Salı, Kasım 11, 2008

"Üstünü ört, üşütme"

Bugün kendimi sokaklara attığımda üzerimde evden öylesine bulup giydiğim şeyler vardı. Aylardır bir iki kez giyindiğim veya belki de hiç giyinmemiş olduğum eski bir kot, üzerimde eski sarı bir t-shirt. Dışarıda deyim yerindeyse "zibidi" gibi dolaşma ihtiyacı hissettiğimden (evet, ihtiyaç hissetmek) o halde sokağa çıkıp, gözüme kocaman Woody Allen'ınkilere benzer güneş gözlüğümü takıp, kulaklıklarımla arkadaşım S.'ün evine ilerlerken açıp da dinlemeyi istediğim tek şarkı Deerhunter'ın Agoraphobia'sıydı. Bütün gün, müzik dinleyebileceği her an (yalnız olduğum her an anlamına geliyor tabii bu) bu şarkıyı dinledim, mırıldandım. Hatta en son evimin sokağına girerken bağıra bağıra söylüyordum bile.

Bu şarkıyı nasıl dinlemeyi sevdiğimi anlatmaya geldim gece gece işte. Gözlerimi kısıyorum yavaş yavaş sonra kapanıyor şarkının girişiyle. Başım belli belirsiz öne arkaya sallanmaya başlıyor sonra. Gözlerimi ilk kelimeyle birlikte açıyorum sanki büyük bir sürprizin beni karşılayacağını biliyormuş gibi. İnanmayabilirsiniz ama gördüğüm her şey o anda bu şarkıyla beraber sürpriz oluyor. Sonra kendimi müziğin içinde, sözlerin 6'ya 6 kapatılmış odalarında bir uca kıvrılmış gülümseyerek uyur numarası yaparken buluyorum. Küçükken anneannemlerde kalmayı çok sevdiğimden annem ve babam beni almaya geldiklerinde uyur numarası yaptığım o anlara dönüyorum adeta. O zaman da onlar bana bakarak "Ö. de uyuyor, burada kalsın madem öyle" dediklerinde gülümsermişim şapşal şapşal çocukça. Tam orada o zamanki gibi işte. Bu şarkı da sanırım öyle bir andan bahsediyor, ölmekten ziyade.

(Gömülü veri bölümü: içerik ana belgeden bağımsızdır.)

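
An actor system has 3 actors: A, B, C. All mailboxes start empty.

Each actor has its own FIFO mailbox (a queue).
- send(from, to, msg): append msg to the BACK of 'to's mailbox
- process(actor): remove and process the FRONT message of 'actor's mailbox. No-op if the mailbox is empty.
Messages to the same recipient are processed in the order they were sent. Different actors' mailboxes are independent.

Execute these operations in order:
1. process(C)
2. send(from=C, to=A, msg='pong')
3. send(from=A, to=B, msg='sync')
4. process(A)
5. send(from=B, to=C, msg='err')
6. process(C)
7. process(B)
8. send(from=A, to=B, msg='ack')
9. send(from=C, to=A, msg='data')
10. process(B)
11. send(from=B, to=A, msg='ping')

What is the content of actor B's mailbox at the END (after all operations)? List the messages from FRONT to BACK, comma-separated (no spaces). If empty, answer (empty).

After 1 (process(C)): A:[] B:[] C:[]
After 2 (send(from=C, to=A, msg='pong')): A:[pong] B:[] C:[]
After 3 (send(from=A, to=B, msg='sync')): A:[pong] B:[sync] C:[]
After 4 (process(A)): A:[] B:[sync] C:[]
After 5 (send(from=B, to=C, msg='err')): A:[] B:[sync] C:[err]
After 6 (process(C)): A:[] B:[sync] C:[]
After 7 (process(B)): A:[] B:[] C:[]
After 8 (send(from=A, to=B, msg='ack')): A:[] B:[ack] C:[]
After 9 (send(from=C, to=A, msg='data')): A:[data] B:[ack] C:[]
After 10 (process(B)): A:[data] B:[] C:[]
After 11 (send(from=B, to=A, msg='ping')): A:[data,ping] B:[] C:[]

Answer: (empty)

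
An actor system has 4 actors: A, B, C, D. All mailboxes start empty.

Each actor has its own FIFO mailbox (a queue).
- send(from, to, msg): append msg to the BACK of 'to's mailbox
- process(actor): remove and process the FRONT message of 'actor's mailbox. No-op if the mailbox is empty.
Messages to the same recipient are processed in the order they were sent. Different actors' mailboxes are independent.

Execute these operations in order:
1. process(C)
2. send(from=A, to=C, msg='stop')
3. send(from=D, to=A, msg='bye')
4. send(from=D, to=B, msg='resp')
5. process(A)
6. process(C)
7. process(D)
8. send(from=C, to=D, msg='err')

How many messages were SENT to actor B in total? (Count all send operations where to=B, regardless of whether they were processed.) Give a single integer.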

Kendi köşesinde gülümseyerek anılardan, hafızalardan, hayattan kendiliğinden silinip gitmek, bunu yaparken bir çocukluk anısının içine gizlenmiş o mutluluğun yarattığı hüzünle gülümsemek, bir sonraki adımının bir öncekini silmesinin verdiği huzur ve giderek görünmez hale gelmek kadar güzeli yok diyorum. Sonra susmak çünkü kelimelerin anlamlarını yitirdiğini farketmek. Kapalı gözün gördüğünün açıkken gördüğümüzden fazla oluşu karşısında kifayetsiz kalmak ve zaten bununla yetinebilmek...

Alakasız gibi gelecektir belki size ama sonra aklıma geliyor en sonunda; Auster'ın New York Üçlemesindeki The Locked Room'dan bir yere rastlıyorum zihnimde. Tesadüf oki şarkının adı ve kitabın adı tam olarak uymakta. Sonra sözlüğe bir bakıyorum, orada duruyor bu sözler. Mutlu oluyorum.

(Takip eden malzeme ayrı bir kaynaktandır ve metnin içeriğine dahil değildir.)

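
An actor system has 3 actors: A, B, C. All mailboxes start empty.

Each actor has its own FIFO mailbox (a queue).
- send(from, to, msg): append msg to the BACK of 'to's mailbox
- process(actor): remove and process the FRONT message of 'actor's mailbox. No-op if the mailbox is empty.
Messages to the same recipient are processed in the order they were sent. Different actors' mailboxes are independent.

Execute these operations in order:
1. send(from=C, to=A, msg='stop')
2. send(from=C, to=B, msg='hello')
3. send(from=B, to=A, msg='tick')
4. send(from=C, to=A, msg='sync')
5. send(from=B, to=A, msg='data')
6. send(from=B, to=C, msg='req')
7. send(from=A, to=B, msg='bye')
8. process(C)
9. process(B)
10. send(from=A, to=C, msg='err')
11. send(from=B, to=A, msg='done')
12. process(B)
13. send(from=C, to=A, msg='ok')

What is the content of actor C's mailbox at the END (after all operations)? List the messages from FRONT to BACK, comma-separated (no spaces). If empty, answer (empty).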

"if i say nothing about what i found there, it is because i understood very little. all the words were familiar to me, and yet they seemed to have been put together strangely, as though their final purpose was to cancel each other out. i can think of no other way to express it. each sentence erased the sentence before it, each paragraph made the next paragraph impossible. it is odd, then, that the feeling that survives from this notebook is one of great lucidity."

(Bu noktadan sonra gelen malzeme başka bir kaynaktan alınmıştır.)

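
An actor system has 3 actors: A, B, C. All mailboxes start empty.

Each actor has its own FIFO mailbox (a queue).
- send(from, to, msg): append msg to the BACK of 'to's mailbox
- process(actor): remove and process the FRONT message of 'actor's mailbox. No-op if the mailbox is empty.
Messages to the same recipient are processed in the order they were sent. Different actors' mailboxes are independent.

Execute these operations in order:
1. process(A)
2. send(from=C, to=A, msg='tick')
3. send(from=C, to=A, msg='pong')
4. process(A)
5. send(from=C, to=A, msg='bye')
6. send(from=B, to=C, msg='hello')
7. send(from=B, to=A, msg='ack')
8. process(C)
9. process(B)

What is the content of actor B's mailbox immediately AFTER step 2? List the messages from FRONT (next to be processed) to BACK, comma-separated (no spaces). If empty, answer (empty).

After 1 (process(A)): A:[] B:[] C:[]
After 2 (send(from=C, to=A, msg='tick')): A:[tick] B:[] C:[]

(empty)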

İçimden geçen cümleleri bir Paul, bir de bazen bazı şarkılar tam olarak ifade edebiliyor gibi geliyor bazen.

Çarşamba, Aralık 26, 2007

Gerçek

Paul Auster'la ilgili bir yazı gördüm az önce sözlükte. Mustefid nickli bir yazar yazmış. "Gerçek onu nasıl algıladığınıza bağlı bir şeydir" demiş kedimin isim babalarından biri olan Auster. Auster bunu böyle anlatıyor güzel. Ama hayatın kendisiyle karşılaşan Daniel Quinn, onlarca karaktere sahipken iki adamı aynı anda takip edemeyeceğini anladığı anda farkediyor bir şeyleri. Evet yüzlerce karakterin olabilir. "Gerçek" skalan her rengi barındırıyor olabilir ama hayatın gerçeği öyle bir şey değil. Tek bedene sahipsin. Bir şeyleri seçerek onu yönlendirmen gerekiyor. Seçtiğin öznel gerçekliğini hayatın gerçeği ile uyumlu hale getirmezsen, bir yerde duraksıyorsun. Duraksama, tıkanıp kalmışlık, hareket edememe hali olarak anlamlandırılan "inertia" kelimesini hem fonetik hem de anlamıyla olan uyumu açısından çok sevmişimdir hep. İşte o "inertia" yakalıyor insanı ummadık anda. Neden bu kadar panik atak vakası var sorusuna bir cevap da bu olabilir. Öznel gerçekliğinin hayatın gerçeğiyle uyumsuzluğunu farkettiği anda insanın içini kaplayan huzursuzluk, "inertia", tıpkı bir Massive Attack şarkısı gibi (bkz: Inertia Creeps) insanı süründürüyor. Sonra gelsin kalp krizi paranoyaları, gelsin nefes tıkanmaları, dışarı adım bile atamamalar...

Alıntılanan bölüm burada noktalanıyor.